Waiting is an exercise; patience can only be learned while in a situation that makes you tend to be impatient. But waiting can be a great blessing, even a thrill, if you look at it as an opportunity to to do more than simply sit with your hands folded in your lap.

Remembering 9.11

Remembering 9.11

I am confident that most people who were alive on September 11, 2001 and who were old enough at the time that they have memories of that date, remember where they were when they heard the news that the World Trade Towers in New York City had been attacked by Islamist terrorists. I remember that day like it was yesterday. I was in the post office in my home town, Lexington, Massachusetts, when the counter clerk told me the news. Stunned, I got in my car and continued driving to Symphony Hall, Boston, where I was planning to pick up my trombone – the Boston Symphony had just returned from a European tour a few days earlier – and teach my students at New England Conservatory of Music. When I arrived at Symphony Hall, I gathered my trombone and other belongings from my tour trunk just as the Hall was being closed for security reasons. Classes at NEC were cancelled and I stood in front of a hardware store on Massachusetts Avenue and watched a display of televisions reveal the horror of horrors – the collapse of the Twin Towers that resulted in the death of 2,996 and the injury of over 6,000 innocent people. Confusion, disbelief, anger, despair, resolve.

I still feel a wave of emotion when I remember this. I knew the World Trade Center well, having been up to its observation deck many times. The Towers were opened in 1973, and in January 1976, my wife and I went into New York City with her parents to enjoy a day out. Our first stop was the World Trade Center where I took my first photo with our new 35 mm camera, a Christmas gift from my in-laws. That photo is above. When we got to the observation deck, we enjoyed a view we were to enjoy many more times, below.

wtc_1976_02

I also recall the first Boston Symphony tour to New York City after 9.11. The BSO went to play concerts in Carnegie Hall three times a year at that time and we had a concert scheduled on October 16, 2001. The players asked the orchestra management if, instead of flying to New York, we could take the train; our management agreed. Music Director Seiji Ozawa had changed the program, originally scheduled to be Robert Schumann’s Scenes from Goethe’s Faust, to Hector Berlioz’s Requiem.

As our Amtrak train came out from under Long Island Sound and we traveled through Queens, Manhattan came into view. It was at that moment, when the familiar skyline with the World Trade Towers simply no longer existed, that the enormity of 9.11 sank in. The only sound in the train was the turning of its wheels and the weeping of the Orchestra’s men and women.

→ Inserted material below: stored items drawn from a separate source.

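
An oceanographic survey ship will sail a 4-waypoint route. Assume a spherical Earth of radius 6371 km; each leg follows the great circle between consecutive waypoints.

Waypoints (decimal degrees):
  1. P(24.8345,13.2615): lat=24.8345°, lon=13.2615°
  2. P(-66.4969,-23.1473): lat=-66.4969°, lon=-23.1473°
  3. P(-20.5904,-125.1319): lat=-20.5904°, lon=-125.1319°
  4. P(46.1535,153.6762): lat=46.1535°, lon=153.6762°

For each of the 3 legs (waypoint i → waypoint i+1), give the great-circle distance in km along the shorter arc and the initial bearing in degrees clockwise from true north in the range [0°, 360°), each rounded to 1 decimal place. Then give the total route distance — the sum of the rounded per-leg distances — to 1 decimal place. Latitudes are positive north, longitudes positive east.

Leg 1: φ1=0.4334438, φ2=-1.1605898, Δφ=-1.5940336, Δλ=-0.6354534 rad; a=sin²(Δφ/2)+cosφ1·cosφ2·sin²(Δλ/2)=0.5469404929; c=2·atan2(√a, √(1-a))=1.664815768; dist=6371·c=10606.541 ≈ 10606.5 km; running total=10606.5 km
Leg 1 bearing: y=sinΔλ·cosφ2=-0.23670397, x=cosφ1·sinφ2-sinφ1·cosφ2·cosΔλ=-0.96703547; θ=atan2(y, x)=-166.2460° <0 so +360° → 193.7540° ≈ 193.8°
Leg 2: φ1=-1.1605898, φ2=-0.3593703, Δφ=0.8012196, Δλ=-1.7799671 rad; a=sin²(Δφ/2)+cosφ1·cosφ2·sin²(Δλ/2)=0.3775057602; c=2·atan2(√a, √(1-a))=1.323288517; dist=6371·c=8430.671 ≈ 8430.7 km; running total=19037.2 km
Leg 2 bearing: y=sinΔλ·cosφ2=-0.91571432, x=cosφ1·sinφ2-sinφ1·cosφ2·cosΔλ=-0.31850892; θ=atan2(y, x)=-109.1790° <0 so +360° → 250.8210° ≈ 250.8°
Leg 3: φ1=-0.3593703, φ2=0.8055305, Δφ=1.1649008, Δλ=4.8661193 rad; a=sin²(Δφ/2)+cosφ1·cosφ2·sin²(Δλ/2)=0.5771681046; c=2·atan2(√a, √(1-a))=1.725751904; dist=6371·c=10994.765 ≈ 10994.8 km; running total=30032.0 km
Leg 3 bearing: y=sinΔλ·cosφ2=-0.68455918, x=cosφ1·sinφ2-sinφ1·cosφ2·cosΔλ=0.71243179; θ=atan2(y, x)=-43.8570° <0 so +360° → 316.1430° ≈ 316.1°

Leg 1: dist=10606.5 km, bearing=193.8°
Leg 2: dist=8430.7 km, bearing=250.8°
Leg 3: dist=10994.8 km, bearing=316.1°
Total: 30032.0 km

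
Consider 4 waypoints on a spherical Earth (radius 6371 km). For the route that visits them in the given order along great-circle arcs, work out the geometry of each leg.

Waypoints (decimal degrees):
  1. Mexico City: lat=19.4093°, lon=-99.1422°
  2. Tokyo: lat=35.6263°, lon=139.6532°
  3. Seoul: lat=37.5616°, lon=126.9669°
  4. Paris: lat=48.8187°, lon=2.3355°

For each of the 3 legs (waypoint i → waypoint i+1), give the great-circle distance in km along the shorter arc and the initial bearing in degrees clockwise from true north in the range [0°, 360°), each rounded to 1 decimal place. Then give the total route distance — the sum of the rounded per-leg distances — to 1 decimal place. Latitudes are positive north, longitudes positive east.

Leg 1: dist=11313.9 km, bearing=314.8°
Leg 2: dist=1151.9 km, bearing=284.5°
Leg 3: dist=8969.6 km, bearing=326.7°
Total: 21435.4 km

Leg 1: φ1=0.3387562, φ2=0.6217962, Δφ=0.2830400, Δλ=4.1677660 rad; a=sin²(Δφ/2)+cosφ1·cosφ2·sin²(Δλ/2)=0.6018103287; c=2·atan2(√a, √(1-a))=1.775850969; dist=6371·c=11313.947 ≈ 11313.9 km; running total=11313.9 km
Leg 1 bearing: y=sinΔλ·cosφ2=-0.69523489, x=cosφ1·sinφ2-sinφ1·cosφ2·cosΔλ=0.68933814; θ=atan2(y, x)=-45.2440° <0 so +360° → 314.7560° ≈ 314.8°
Leg 2: φ1=0.6217962, φ2=0.6555736, Δφ=0.0337774, Δλ=-0.2214177 rad; a=sin²(Δφ/2)+cosφ1·cosφ2·sin²(Δλ/2)=0.0081502093; c=2·atan2(√a, √(1-a))=0.180803186; dist=6371·c=1151.897 ≈ 1151.9 km; running total=12465.8 km
Leg 2 bearing: y=sinΔλ·cosφ2=-0.17408682, x=cosφ1·sinφ2-sinφ1·cosφ2·cosΔλ=0.04504345; θ=atan2(y, x)=-75.4934° <0 so +360° → 284.5066° ≈ 284.5°
Leg 3: φ1=0.6555736, φ2=0.8520471, Δφ=0.1964735, Δλ=-2.1752283 rad; a=sin²(Δφ/2)+cosφ1·cosφ2·sin²(Δλ/2)=0.4189031252; c=2·atan2(√a, √(1-a))=1.407882891; dist=6371·c=8969.622 ≈ 8969.6 km; running total=21435.4 km
Leg 3 bearing: y=sinΔλ·cosφ2=-0.54178410, x=cosφ1·sinφ2-sinφ1·cosφ2·cosΔλ=0.82472006; θ=atan2(y, x)=-33.3021° <0 so +360° → 326.6979° ≈ 326.7°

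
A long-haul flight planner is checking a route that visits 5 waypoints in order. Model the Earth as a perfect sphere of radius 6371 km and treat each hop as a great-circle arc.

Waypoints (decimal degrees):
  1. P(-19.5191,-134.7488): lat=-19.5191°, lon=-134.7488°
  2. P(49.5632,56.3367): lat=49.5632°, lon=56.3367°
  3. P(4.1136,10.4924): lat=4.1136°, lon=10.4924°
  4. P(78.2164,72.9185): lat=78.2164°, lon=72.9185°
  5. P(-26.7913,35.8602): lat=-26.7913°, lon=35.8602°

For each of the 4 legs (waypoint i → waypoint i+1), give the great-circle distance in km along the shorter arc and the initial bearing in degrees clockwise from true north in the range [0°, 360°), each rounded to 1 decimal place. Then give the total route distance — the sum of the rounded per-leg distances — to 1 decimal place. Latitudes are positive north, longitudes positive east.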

So, it is to music we often turn to help us deal with loss, to remember, to push forward. The Boston Symphony offered Berlioz’s Requiem at Carnegie Hall. Another piece is Samuel Barber’s Adagio for Strings, so memorable for its touching accompaniment to dramatic scenes in movies like The Elephant Man and Platoon. A piece I’ve often turned to is Arvo Pärt’s Fratres, a work I arranged  for trombone choir in 1991 with the composer’s permission (see below) for a performance at New England Conservatory. (Some may ask if  the arrangement is available; it is not. I received a license that only allowed me to arrange the piece for a single performance.) Pärt’s music speaks to me deeply and I often listen to it during periods of intense reflection. A new recording of some of his best choral music, Tintinabuli, by the Tallis Scholars, is part of my playlist today.

As we reflect on the events of 9.11.2001, here on the 15th anniversary of the attacks, may we find renewed compassion and strength for the challenging days ahead.